In the National Credit Union Administration (NCUA) 13-Risk-01 Risk Alert, NCUA provides great information relevant now more than ever on how your Credit Union can become better prepared at Cybersecurity risk mitigation.
What does that mean?
The increasing frequency of cyber-terror attacks on financial institutions heightens the need for credit unions to maintain strong information security protocols.
Frequent incidents have included distributed denial-of-service (DDoS) attacks, which cause Internet-based service outages by overloading network bandwidth or system resources.
DDoS attacks do not directly attempt to steal funds or sensitive personal information, with such attempts to distract attention and/or disable alerting systems.
Key Credit Union Risk Mitigation Strategies
- Performing risk assessments to identify risks associated with DDoS attacks.
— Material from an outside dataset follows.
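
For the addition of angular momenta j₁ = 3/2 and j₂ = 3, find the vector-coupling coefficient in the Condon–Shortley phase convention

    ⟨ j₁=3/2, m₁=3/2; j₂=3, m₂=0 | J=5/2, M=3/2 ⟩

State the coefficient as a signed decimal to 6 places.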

- Ensuring incident response programs include a DDoS attack scenario during testing and address activities before, during, and after an attack.
- Performing ongoing third-party due diligence, in particular on Data Processors, Internet and web-hosting service providers, to identify risks and implement appropriate traffic management policies and controls.
DDoS attacks my include attempts to steal member funds or data.
Credit Unions should employ controls described in the 2011 FFIEC supplement to guidance on Authentication in an Internet Banking Environment.
General risk mitigation practices for credit unions with networks that face the Internet include:
- Maintaining strong information security awareness training programs for employees and members.
- Utilize transaction monitoring, verification procedures, and appropriate limits commensurate with the risk of applicable funds transfers.
Implementing strong controls over computers used to process commercial payments, including but not limited to:
- Multi-factor authentication.
- Removal of hardware tokens upon session completion.
- Prohibited or highly filter use of Internet browsing.
- Dedicated, corporate-owned systems without administrator privileges.
- Following network and application security best practices with regard to configuring systems, patch management, and security testing.
In Appendix A to Part 748 of NCUA’s Rules and Regulations requires credit unions to monitor systems to detect actual and attempted attacks on or intrusions into member information systems.
NCUA also encourages credit unions to participate in information-sharing organizations, such as industry trade groups and the Financial Services Information Sharing and Analysis Center (FS-ISAC), http://www.fsisac.com.
The FS-ISAC is the global resource for the financial industry for cyber and physical threat intelligence analysis and sharing. FS-ISAC is unique in that it was created by members, for members and operates as a member-owned nonprofit entity.
The FS-ISAC also provides an anonymous information sharing capability across the entire financial services industry.
Upon receiving a submission, industry experts verify and analyze the threat and identify any recommended solutions before alerting FS-ISAC members.
This assures that member firms receive the latest tried-and-true procedures and best practices for guarding against known and emerging security threats.
In addition, the United States Computer Emergency Readiness Team (US-CERT), http://www.us-cert.gov, provides information on the methods used to launch attacks and risk mitigation tactics to reduce their impact.
The US-CERT leads efforts to improve the Nation’s cybersecurity posture, coordinate cyber information sharing, and proactively manage cyber risks to the Nation while protecting the constitutional rights of Americans.
US-CERT strives to be a trusted global leader in cybersecurity—collaborative, agile, and responsive in a dynamic and complex environment. You can subscribe to US-CERT’s mailing lists and feeds.
In conclusion, it is very important for Credit Unions to put controls in place to monitoring transaction to detect system anomalies and ensure verification procedures with both internal systems and third party vendors.
If you combine that with strong information security awareness training programs for employees and members you are well on your way to managed and educated Credit Union environment.